Vous nous proposez le contre-exemple de la Suisse où règne la plus parfaite démocratie linguistique. La Suisse comme la France est une construction réunissant des peuples de langue française, allemande, italienne et romanche. Cela fonctionne parce que ces peuples y trouvent leur intérêt sur le plan de l’économie et du niveau de vie. Sur le plan culturel, ce n’est pas idyllique. Bien sûr, les fonctionnaires à tous les niveaux territoriaux ont l’obligation d’être polyglottes (surtout allemand-français d’ailleurs) mais en pratique les Suisses germanophones se plaignent du fait que leurs compatriotes francophones ne fassent guère d’efforts pour parler allemand.
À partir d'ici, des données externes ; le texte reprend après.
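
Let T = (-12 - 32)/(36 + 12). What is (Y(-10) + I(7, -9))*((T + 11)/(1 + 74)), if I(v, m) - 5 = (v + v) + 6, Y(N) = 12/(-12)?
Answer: 242/75 ≈ 3.2267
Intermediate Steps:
Y(N) = -1 (Y(N) = 12*(-1/12) = -1)
I(v, m) = 11 + 2*v (I(v, m) = 5 + ((v + v) + 6) = 5 + (2*v + 6) = 5 + (6 + 2*v) = 11 + 2*v)
T = -11/12 (T = -44/48 = -44*1/48 = -11/12 ≈ -0.91667)
(Y(-10) + I(7, -9))*((T + 11)/(1 + 74)) = (-1 + (11 + 2*7))*((-11/12 + 11)/(1 + 74)) = (-1 + (11 + 14))*((121/12)/75) = (-1 + 25)*((121/12)*(1/75)) = 24*(121/900) = 242/75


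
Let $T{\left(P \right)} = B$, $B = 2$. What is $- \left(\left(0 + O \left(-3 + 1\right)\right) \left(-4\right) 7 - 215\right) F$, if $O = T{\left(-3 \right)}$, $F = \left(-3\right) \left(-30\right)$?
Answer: $9270$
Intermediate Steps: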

Au point qu’ils soient obligés d’avoir recours à l’anglais pour trouver une langue commune.
Heureusement pour eux, aucun des peuples de la Suisse n’est assez fort et dominant pour imposer sa langue aux autres. Par contre en Espagne, les Basques et les Catalans même s’ils dominent l’économie sont en infériorité numérique et l’État espagnol ne perd pas une occasion de remettre en cause les prérogatives des autonomies, notamment l’enseignement obligatoire en catalan pour la Catalogne. Les Catalans tant qu’ils ne maitriseront pas leur destin seront en butte à ce qu’il faut bien appeler l’impérialisme espagnol.
Vous proposez comme modèle pour la France Félix Castan qui pensait que la langue et la culture occitanes enrichissaient le patrimoine de la France. Notre langue et notre culture sont différentes de la langue et de la culture françaises que je respecte à condition qu’il y ait réciprocité. Or celle-ci n’existe que pour les bisounours. On annexe purement et simplement notre culture en faisant des troubadours des poètes français et on assassine notre langue (dernier exemple en date la calamiteuse réforme du lycée de Blanquer qui marginalise encore plus nos langues).
Je préfère François Fontan, adversaire politique de Félix Castan qui prônait l’indépendance de l’Occitanie. Je ne crois guère que la France puisse devenir une république fédérale respectant scrupuleusement la diversité linguistique sur son territoire. Alors oui, je suis indépendantiste, terme que je préfère à séparatiste même si je reconnais que l’indépendance de l’Occitanie n’est pas pour demain.